After months of using 2.5.x with stability on my box, and using
2.6.0-test1 since the day after its release (with the 20030714 ACPI
patch), I had two seemingly random SCSI hangs today. One shortly after
I booted the box in the afternoon, and one after about 15 hours of
uptime. I was busy the first time around, but the second time I managed
to scp out a copy of the current dmesg to another box before a hard
power down.

Can somebody translate the error in the dmesg into english and advise
me on whether I want to change something in the software or the
hardware?

http://acm.cs.nyu.edu/~tugrul/scsi/

Thanks in advance,
Tugrul Galatali


2003-07-24 17:01:31

by Justin T. Gibbs

[permalink] [raw]
Subject: Re: 2.6.0-test1 Adaptec aic7899 Ultra160 SCSI grief

> After months of using 2.5.x with stability on my box, and using
> 2.6.0-test1 since the day after its release (with the 20030714 ACPI patch),
> I had two seemingly random SCSI hangs today. One shortly after I booted the
> box in the afternoon, and one after about 15 hours of uptime. I was busy the
> first time around, but the second time I managed to scp out a copy of the
> current dmesg to another box before a hard power down.
>
> Can somebody translate the error in the dmesg into english and advise
> me on whether I want to change something in the software or the hardware?

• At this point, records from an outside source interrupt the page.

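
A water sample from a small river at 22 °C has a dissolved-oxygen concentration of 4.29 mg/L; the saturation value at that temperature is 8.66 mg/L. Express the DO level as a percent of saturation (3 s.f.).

% saturation = C/C_s × 100 = 4.29/8.66 × 100 = 49.5 %.

49.5 % saturation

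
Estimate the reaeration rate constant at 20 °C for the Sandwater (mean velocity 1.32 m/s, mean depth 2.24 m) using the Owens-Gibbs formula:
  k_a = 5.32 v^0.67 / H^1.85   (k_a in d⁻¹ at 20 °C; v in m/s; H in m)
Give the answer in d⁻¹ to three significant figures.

k_a ≈ 1.44 d⁻¹

k_a = 5.32 × 1.32^0.67 / 2.24^1.85 = 5.32 × 1.204 / 4.446 = 1.441 d⁻¹.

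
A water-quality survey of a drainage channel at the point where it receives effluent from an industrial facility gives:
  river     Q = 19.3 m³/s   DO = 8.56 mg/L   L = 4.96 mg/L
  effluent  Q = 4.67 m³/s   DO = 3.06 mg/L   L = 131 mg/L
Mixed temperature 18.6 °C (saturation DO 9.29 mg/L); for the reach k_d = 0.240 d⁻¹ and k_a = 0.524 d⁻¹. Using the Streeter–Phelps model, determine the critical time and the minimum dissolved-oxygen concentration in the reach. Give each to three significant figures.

Mixed DO = (19.3×8.56 + 4.67×3.06)/(19.3+4.67) = 179.5/23.97 = 7.488 mg/L.
Mixed L₀ = (19.3×4.96 + 4.67×131)/(23.97) = 707.5/23.97 = 29.52 mg/L.
Initial deficit D₀ = C_s − DO₀ = 9.29 − 7.488 = 1.802 mg/L.
t_c = (1/0.2840) ln[(0.524/0.240)(1 − 1.802×0.2840/(0.240×29.52))] = 3.521 × ln(2.026) = 2.486 d.
D_c = (0.240/0.524) × 29.52 × e^(−0.240×2.486) = 0.4580 × 29.52 × 0.5507 = 7.445 mg/L.
Minimum DO = 9.29 − 7.445 = 1.845 mg/L.

t_c ≈ 2.49 d; minimum DO ≈ 1.84 mg/L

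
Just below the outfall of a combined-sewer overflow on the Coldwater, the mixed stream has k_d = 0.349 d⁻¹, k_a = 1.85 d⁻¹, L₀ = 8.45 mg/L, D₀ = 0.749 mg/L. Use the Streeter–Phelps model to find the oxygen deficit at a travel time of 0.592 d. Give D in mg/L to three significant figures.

k_d L₀/(k_a−k_d) = 0.349×8.45/(1.85−0.349) = 2.949/1.501 = 1.965 mg/L.
e^(−k_d t) = e^(−0.349×0.5920) = 0.8133; e^(−k_a t) = e^(−1.85×0.5920) = 0.3345.
D = 1.965 × (0.8133 − 0.3345) + 0.749 × 0.3345 = 0.9408 + 0.2505 = 1.191 mg/L.

D ≈ 1.19 mg/L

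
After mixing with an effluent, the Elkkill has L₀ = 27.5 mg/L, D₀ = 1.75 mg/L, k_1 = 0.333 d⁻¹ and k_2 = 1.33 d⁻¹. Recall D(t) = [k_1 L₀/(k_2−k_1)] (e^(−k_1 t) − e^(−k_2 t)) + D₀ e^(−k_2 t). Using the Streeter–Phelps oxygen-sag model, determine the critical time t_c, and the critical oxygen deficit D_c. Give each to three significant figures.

t_c ≈ 1.18 d; D_c ≈ 4.65 mg/L

t_c = [1/(k_2−k_1)] ln[(k_2/k_1)(1 − D₀(k_2−k_1)/(k_1 L₀))]
= [1/(1.33−0.333)] ln[(1.33/0.333)(1 − 1.75×0.9970/(0.333×27.5))]
= (1/0.9970) ln[3.994 × 0.8095] = 1.003 × ln(3.233) = 1.003 × 1.173 = 1.177 d.
L(t_c) = L₀ e^(−k_1 t_c) = 27.5 × 0.6758 = 18.58 mg/L, and at the critical point k_2 D_c = k_1 L, so D_c = (0.333/1.33) × 18.58 = 4.653 mg/L.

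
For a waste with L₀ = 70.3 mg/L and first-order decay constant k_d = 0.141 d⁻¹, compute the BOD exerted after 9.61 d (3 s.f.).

y_t = L₀(1 − e^(−k_d t)) = 70.3 × (1 − e^(−0.141×9.61))
= 70.3 × (1 − 0.2579) = 70.3 × 0.7421 = 52.17 mg/L.

y ≈ 52.2 mg/L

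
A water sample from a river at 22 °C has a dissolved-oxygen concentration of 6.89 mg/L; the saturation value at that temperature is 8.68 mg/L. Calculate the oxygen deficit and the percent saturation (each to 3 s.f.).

D ≈ 1.79 mg/L; 79.4 % saturation

D = C_s − C = 8.68 − 6.89 = 1.79 mg/L.
% saturation = 6.89/8.68 × 100 = 79.4 %.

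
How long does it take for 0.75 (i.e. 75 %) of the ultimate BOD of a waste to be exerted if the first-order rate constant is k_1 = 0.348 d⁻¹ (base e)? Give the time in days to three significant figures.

y/L₀ = 1 − e^(−k_1 t) = 0.75 ⇒ e^(−k_1 t) = 0.250
t = −ln(0.250) / 0.348 = 1.386 / 0.348 = 3.984 d.

t ≈ 3.98 d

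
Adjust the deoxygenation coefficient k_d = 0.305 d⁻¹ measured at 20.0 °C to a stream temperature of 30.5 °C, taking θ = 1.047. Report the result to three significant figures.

k_d(T₂) = k_d(T₁) · θ^(T₂−T₁) = 0.305 × 1.047^(30.5−20.0)
= 0.305 × 1.047^10.5 = 0.305 × 1.620 = 0.4940 d⁻¹.

k_d ≈ 0.494 d⁻¹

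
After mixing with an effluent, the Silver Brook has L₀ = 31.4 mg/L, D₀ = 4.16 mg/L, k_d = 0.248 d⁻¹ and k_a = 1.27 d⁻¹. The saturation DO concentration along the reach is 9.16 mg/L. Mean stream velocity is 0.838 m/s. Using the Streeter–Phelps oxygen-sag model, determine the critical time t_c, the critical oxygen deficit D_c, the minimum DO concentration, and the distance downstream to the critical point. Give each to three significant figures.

At the critical point dD/dt = 0, so k_d L₀ e^(−k_d t) = k_a D. Substituting D(t) from the Streeter–Phelps equation and solving for t gives
t_c = ln[(k_a/k_d)(1 − D₀(k_a−k_d)/(k_d L₀))] / (k_a−k_d).
Here k_a−k_d = 1.022 d⁻¹ and 1 − D₀(k_a−k_d)/(k_d L₀) = 1 − 4.16×1.022/(0.248×31.4) = 0.4540, so
t_c = ln(5.121 × 0.4540) / 1.022 = 0.8438 / 1.022 = 0.8256 d.
D_c = (k_d/k_a) L₀ e^(−k_d t_c) = (0.248/1.27) × 31.4 × e^(−0.248×0.8256) = 0.1953 × 31.4 × 0.8149 = 4.996 mg/L.
Minimum DO = C_s − D_c = 9.16 − 4.996 = 4.164 mg/L.
x_c = v t_c = 0.838 m/s × 0.8256 d × 86400 s/d = 59780 m ≈ 59.8 km.

t_c ≈ 0.826 d; D_c ≈ 5.00 mg/L; min DO ≈ 4.16 mg/L; x_c ≈ 59.8 km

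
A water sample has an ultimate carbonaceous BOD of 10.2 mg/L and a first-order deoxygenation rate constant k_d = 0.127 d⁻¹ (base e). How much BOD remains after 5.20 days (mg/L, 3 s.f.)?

L ≈ 5.27 mg/L

L_t = L₀ e^(−k_d t) = 10.2 × e^(−0.127×5.20) = 10.2 × 0.5166 = 5.270 mg/L.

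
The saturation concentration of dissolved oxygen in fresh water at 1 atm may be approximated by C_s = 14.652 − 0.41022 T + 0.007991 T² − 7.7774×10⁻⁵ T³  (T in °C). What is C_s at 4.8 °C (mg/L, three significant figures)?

C_s = 14.652 − 0.41022×4.8 + 0.007991×4.8² − 7.7774×10⁻⁵×4.8³ = 12.86 mg/L.

C_s ≈ 12.9 mg/L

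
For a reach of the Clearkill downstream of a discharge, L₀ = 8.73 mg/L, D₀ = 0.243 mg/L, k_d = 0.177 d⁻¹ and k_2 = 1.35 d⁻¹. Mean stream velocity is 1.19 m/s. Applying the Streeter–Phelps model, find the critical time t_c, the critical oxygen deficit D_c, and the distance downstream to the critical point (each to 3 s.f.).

At the critical point dD/dt = 0, so k_d L₀ e^(−k_d t) = k_2 D. Substituting D(t) from the Streeter–Phelps equation and solving for t gives
t_c = ln[(k_2/k_d)(1 − D₀(k_2−k_d)/(k_d L₀))] / (k_2−k_d).
Here k_2−k_d = 1.173 d⁻¹ and 1 − D₀(k_2−k_d)/(k_d L₀) = 1 − 0.243×1.173/(0.177×8.73) = 0.8155, so
t_c = ln(7.627 × 0.8155) / 1.173 = 1.828 / 1.173 = 1.558 d.
D_c = (k_d/k_2) L₀ e^(−k_d t_c) = (0.177/1.35) × 8.73 × e^(−0.177×1.558) = 0.1311 × 8.73 × 0.7590 = 0.8687 mg/L.
x_c = v t_c = 1.19 m/s × 1.558 d × 86400 s/d = 160200 m ≈ 160 km.

t_c ≈ 1.56 d; D_c ≈ 0.869 mg/L; x_c ≈ 160 km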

What the controller is saying is that the drive attempted to complete
a command it knew nothing about. At the time of the failure, the only
command outstanding on the device had tag identifier 0x3c. The drive
came back with a tag identifier of 0x20. This looks like a drive
firmware bug, but a bug in the aic7xxx driver cannot be completely
ruled out without a SCSI bus trace of the failure. All of the state in the
aic7xxx driver is consistent (disconnected cache matches the pending list)
which leads me to conclude that a drive firmware bug is more likely. Why
would this happen now? Most drive firmware bugs are load dependent. They
often will only occur when two commands with just the right characteristics
overlap. It may well be that a recent change in the 2.5/2.6 kernel has
caused a subtle change in I/O behavior that exposes this issue.

--
Justin

2003-07-25 00:47:27

by Tugrul Galatali

[permalink] [raw]
Subject: Re: 2.6.0-test1 Adaptec aic7899 Ultra160 SCSI grief

On Thu, 2003-07-24 at 13:17, Justin T. Gibbs wrote:
[snip snip]
> came back with a tag identifier of 0x20. This looks like a drive
> firmware bug, but a bug in the aic7xxx driver cannot be completely
> ruled out without a SCSI bus trace of the failure.
[snip snip]

SCSI bus trace = logging? I started poking around online for how that
works, and I found repeatable case of what I hope is the same error (one
tar from the bad scsi disk piping into another tar onto a good scsi
disk). One problem I ran into is that scsi_logging=X as a kernel
parameter doesn't seem to work in 2.6.0-test1, so I put in a S00 init
script to do the:

echo "scsi log all" > /proc/scsi/scsi

The resulting /var/log/messages is ~18M, compressed down to 300k.

http://acm.cs.nyu.edu/~tugrul/scsi/messages.bz2

Is this what you need?

I did a quick test of the above case on a 2.4.21 kernel and it didn't
seem to trigger anything evil.

If it turns out to be a firmware problem, is the firmware upgradeable
or do I have to buy a new drive, in which case is there a blacklist?

Tugrul Galatali




2003-07-25 13:28:33

by Cress, Andrew R

[permalink] [raw]
Subject: RE: 2.6.0-test1 Adaptec aic7899 Ultra160 SCSI grief

Tugrul,

If it is a firmware problem, the firmware is upgradable, but you have to get
the firmware from IBM rather than Seagate. IBM has special firmware for
their ST (Seagate) OEM'd disks.

You can use the IBM utility (runs from a CD in DOS), or the sgdskfl utility
under Linux from scsirastools.sf.net.

But do verify the SCSI cabling/termination first.

Andy

-----Original Message-----
From: Tugrul Galatali [mailto:[email protected]]
Sent: Thursday, July 24, 2003 9:02 PM
To: Justin T. Gibbs
Cc: [email protected]
Subject: Re: 2.6.0-test1 Adaptec aic7899 Ultra160 SCSI grief


[... snip ...]

If it turns out to be a firmware problem, is the firmware
upgradeable
or do I have to buy a new drive, in which case is there a blacklist?

Tugrul Galatali